Review by Karl Verhoven
Depending on your opinion of the involved artists, between 85% and 95% of Batman Incorporated is sheer clever, exhilarating, page-turning fun. If you’ve enjoyed it, this hardcover and slipcased version is surely worthwhile.
The starting point is Batman’s return from death in The Return of Bruce Wayne. As he worked his way back to the present day he experienced visions of a future for which he wanted to be prepared, and his solution is to franchise Batman worldwide, selecting the candidates himself. We’re quite the way into the book before these reasons are explicitly explained.
Before then writer Grant Morrison has taken us on a global tour constantly shifting his narrative approach, staring with a mad mash-up of Manga and the 1966 Batman TV show in Japan. “I read somewhere that violent anti-social crime’s almost unheard of in Japan”, spouts ridiculous villain Lord Death Man, “How’s about we take them to school?” This is a representation of the wildly inventive storytelling throughout, in which all interpretations of Batman over the years are considered valid. As the narrative continues Morrison introduces Leviathan, an organisation with tentacles extending through all levels of society, and one intending to start World War III.
Morrison teams Batman with his son, the new Robin, with Nightwing, with Catwoman, with Batwoman, and with the assorted foreign heroes, most prominently the Argentinian El Gaucho, the African Batwing, the Native American Man of Bats, the Australian Dark Ranger, and the Knight and the Hood, both from England. He provides a reprise for some of his previous villains and their technology, and takes us through a mind-bending tour into the psyche of addled scientific genius Dr Netz before revealing the true power behind Leviathan. We have Batman in the future, a virtual Batman and a mad British public school sequence with no Batman at all. It’s great stuff, and we’re only a third of the way through the book.
It’s only in the final chapters that Morrison’s masterplan derails very slightly, with an ordinary finale requiring a couple revelations straight from the magic hat, but the journey has been well worth the ride. Even then, those climactic pages are parsed with a fantastic conversation between Bruce Wayne and Police Commissioner Gordon. It’s a sequence that pulls the drawstring on Morrison’s entire seven year run on Batman.
The art throughout rarely dips below excellent, most of it from Chris Burnham whose progress from a very capable starting point is truly astonishing, and can be tracked on the pages. Yanick Paquette draws some of the earlier chapters, and assorted artists are responsible for the brief spotlights on the assorted overseas heroes. Scott Clark, Frazer Irving, Jorge Lucas and Cameron Stewart also turn in chapters, with only Lucas disappointing, with cramped and seemingly rushed art on a tale written by Burnham.
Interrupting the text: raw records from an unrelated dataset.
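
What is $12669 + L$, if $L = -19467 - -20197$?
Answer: $13399$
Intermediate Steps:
$L = 730$ ($L = -19467 + 20197 = 730$)
$12669 + L = 12669 + 730 = 13399$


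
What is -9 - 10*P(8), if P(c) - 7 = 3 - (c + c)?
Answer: 51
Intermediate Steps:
P(c) = 10 - 2*c (P(c) = 7 + (3 - (c + c)) = 7 + (3 - 2*c) = 10 - 2*c)
-9 - 10*P(8) = -9 - 10*(10 - 2*8) = -9 - 10*(10 - 16) = -9 - 10*(-6) = -9 + 60 = 51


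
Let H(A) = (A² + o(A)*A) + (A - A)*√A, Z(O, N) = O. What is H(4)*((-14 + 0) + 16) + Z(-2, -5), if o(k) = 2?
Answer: 46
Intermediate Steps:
H(A) = A² + 2*A (H(A) = (A² + 2*A) + (A - A)*√A = (A² + 2*A) + 0*√A = (A² + 2*A) + 0 = A² + 2*A)
H(4)*((-14 + 0) + 16) + Z(-2, -5) = (4*(2 + 4))*((-14 + 0) + 16) - 2 = (4*6)*(-14 + 16) - 2 = 24*2 - 2 = 48 - 2 = 46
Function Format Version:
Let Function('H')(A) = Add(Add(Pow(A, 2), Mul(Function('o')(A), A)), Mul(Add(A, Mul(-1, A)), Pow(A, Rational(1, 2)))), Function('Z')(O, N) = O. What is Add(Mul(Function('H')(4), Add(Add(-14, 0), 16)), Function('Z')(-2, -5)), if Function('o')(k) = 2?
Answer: 46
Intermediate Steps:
Function('H')(A) = Add(Pow(A, 2), Mul(2, A)) (Function('H')(A) = Add(Add(Pow(A, 2), Mul(2, A)), Mul(Add(A, Mul(-1, A)), Pow(A, Rational(1, 2)))) = Add(Add(Pow(A, 2), Mul(2, A)), Mul(0, Pow(A, Rational(1, 2)))) = Add(Add(Pow(A, 2), Mul(2, A)), 0) = Add(Pow(A, 2), Mul(2, A)))
Add(Mul(Function('H')(4), Add(Add(-14, 0), 16)), Function('Z')(-2, -5)) = Add(Mul(Mul(4, Add(2, 4)), Add(Add(-14, 0), 16)), -2) = Add(Mul(Mul(4, 6), Add(-14, 16)), -2) = Add(Mul(24, 2), -2) = Add(48, -2) = 46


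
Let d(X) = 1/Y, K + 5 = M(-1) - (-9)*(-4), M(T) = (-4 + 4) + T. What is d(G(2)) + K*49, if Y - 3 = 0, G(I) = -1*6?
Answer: -6173/3 ≈ -2057.7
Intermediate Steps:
G(I) = -6
M(T) = T (M(T) = 0 + T = T)
Y = 3 (Y = 3 + 0 = 3)
K = -42 (K = -5 + (-1 - (-9)*(-4)) = -5 + (-1 - 1*36) = -5 + (-1 - 36) = -5 - 37 = -42)
d(X) = ⅓ (d(X) = 1/3 = ⅓)
d(G(2)) + K*49 = ⅓ - 42*49 = ⅓ - 2058 = -6173/3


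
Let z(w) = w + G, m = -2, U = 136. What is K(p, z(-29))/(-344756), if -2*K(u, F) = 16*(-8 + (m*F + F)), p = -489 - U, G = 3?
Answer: 36/86189 ≈ 0.00041769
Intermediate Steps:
p = -625 (p = -489 - 1*136 = -489 - 136 = -625)
z(w) = 3 + w (z(w) = w + 3 = 3 + w)
K(u, F) = 64 + 8*F (K(u, F) = -8*(-8 + (-2*F + F)) = -8*(-8 - F) = -(-128 - 16*F)/2 = 64 + 8*F)
K(p, z(-29))/(-344756) = (64 + 8*(3 - 29))/(-344756) = (64 + 8*(-26))*(-1/344756) = (64 - 208)*(-1/344756) = -144*(-1/344756) = 36/86189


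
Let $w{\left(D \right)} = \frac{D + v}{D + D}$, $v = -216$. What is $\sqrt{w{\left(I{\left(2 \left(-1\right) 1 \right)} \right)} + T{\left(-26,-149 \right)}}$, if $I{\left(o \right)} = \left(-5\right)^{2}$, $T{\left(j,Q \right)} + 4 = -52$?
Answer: $\frac{i \sqrt{5982}}{10} \approx 7.7343 i$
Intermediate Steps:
$T{\left(j,Q \right)} = -56$ ($T{\left(j,Q \right)} = -4 - 52 = -56$)
$I{\left(o \right)} = 25$
$w{\left(D \right)} = \frac{-216 + D}{2 D}$ ($w{\left(D \right)} = \frac{D - 216}{D + D} = \frac{-216 + D}{2 D}$)
$\sqrt{w{\left(I{\left(2 \left(-1\right) 1 \right)} \right)} + T{\left(-26,-149 \right)}} = \sqrt{\frac{-216 + 25}{2 \cdot 25} - 56} = \sqrt{\frac{1}{2} \cdot \frac{1}{25} \left(-191\right) - 56} = \sqrt{- \frac{191}{50} - 56} = \sqrt{- \frac{2991}{50}} = \frac{i \sqrt{5982}}{10}$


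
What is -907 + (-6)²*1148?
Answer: 40421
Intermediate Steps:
-907 + (-6)²*1148 = -907 + 36*1148 = -907 + 41328 = 40421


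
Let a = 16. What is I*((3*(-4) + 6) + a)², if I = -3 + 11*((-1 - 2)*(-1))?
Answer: 3000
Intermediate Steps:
I = 30 (I = -3 + 11*(-3*(-1)) = -3 + 11*3 = -3 + 33 = 30)
I*((3*(-4) + 6) + a)² = 30*((3*(-4) + 6) + 16)² = 30*((-12 + 6) + 16)² = 30*(-6 + 16)² = 30*10² = 30*100 = 3000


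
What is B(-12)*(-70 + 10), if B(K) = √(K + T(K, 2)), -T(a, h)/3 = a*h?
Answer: -120*√15 ≈ -464.76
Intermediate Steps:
T(a, h) = -3*a*h
B(K) = √5*√(-K) (B(K) = √(K - 3*K*2) = √(K - 6*K) = √(-5*K) = √5*√(-K))
B(-12)*(-70 + 10) = (√5*√(-1*(-12)))*(-70 + 10) = (√5*√12)*(-60) = (√5*(2*√3))*(-60) = (2*√15)*(-60) = -120*√15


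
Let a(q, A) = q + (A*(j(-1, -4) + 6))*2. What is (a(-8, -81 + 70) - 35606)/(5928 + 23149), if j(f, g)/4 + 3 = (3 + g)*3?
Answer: -35218/29077 ≈ -1.2112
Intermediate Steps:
j(f, g) = 24 + 12*g (j(f, g) = -12 + 4*((3 + g)*3) = -12 + 4*(9 + 3*g) = -12 + (36 + 12*g) = 24 + 12*g)
a(q, A) = q - 36*A (a(q, A) = q + (A*((24 + 12*(-4)) + 6))*2 = q + (A*((24 - 48) + 6))*2 = q + (A*(-24 + 6))*2 = q + (A*(-18))*2 = q - 18*A*2 = q - 36*A)
(a(-8, -81 + 70) - 35606)/(5928 + 23149) = ((-8 - 36*(-81 + 70)) - 35606)/(5928 + 23149) = ((-8 - 36*(-11)) - 35606)/29077 = ((-8 + 396) - 35606)*(1/29077) = (388 - 35606)*(1/29077) = -35218*1/29077 = -35218/29077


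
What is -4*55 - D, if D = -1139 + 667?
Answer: 252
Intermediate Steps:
D = -472
-4*55 - D = -4*55 - 1*(-472) = -220 + 472 = 252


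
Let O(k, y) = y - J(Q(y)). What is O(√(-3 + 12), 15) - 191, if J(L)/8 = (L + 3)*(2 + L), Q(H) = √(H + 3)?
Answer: -368 - 120*√2 ≈ -537.71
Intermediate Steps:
Q(H) = √(3 + H)
J(L) = 8*(2 + L)*(3 + L) (J(L) = 8*((L + 3)*(2 + L)) = 8*((3 + L)*(2 + L)) = 8*((2 + L)*(3 + L)) = 8*(2 + L)*(3 + L))
O(k, y) = -72 - 40*√(3 + y) - 7*y (O(k, y) = y - (48 + 8*(√(3 + y))² + 40*√(3 + y)) = y - (48 + 8*(3 + y) + 40*√(3 + y)) = y - (48 + (24 + 8*y) + 40*√(3 + y)) = y - (72 + 8*y + 40*√(3 + y)) = y + (-72 - 40*√(3 + y) - 8*y) = -72 - 40*√(3 + y) - 7*y)
O(√(-3 + 12), 15) - 191 = (-72 - 40*√(3 + 15) - 7*15) - 191 = (-72 - 120*√2 - 105) - 191 = (-177 - 120*√2) - 191 = -368 - 120*√2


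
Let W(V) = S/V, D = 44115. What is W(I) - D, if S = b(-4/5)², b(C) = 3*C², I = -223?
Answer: -6148530429/139375 ≈ -44115.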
One notable manner in which this edition differs from the material it gathers, is that almost all the material beyond the earliest issues is now drawn by Burnham. The pressures of a monthly deadline led to other artists drawing between three and six pages per issue towards the end of the run. This was from his layouts, but the effect was jarring. The Absolute edition permits him to draw those pages again himself, and it’s a far more satisfying read. Those on a budget, though, can search out the original editions: Batman Incorporated, Demon Star and Gotham’s Most Wanted.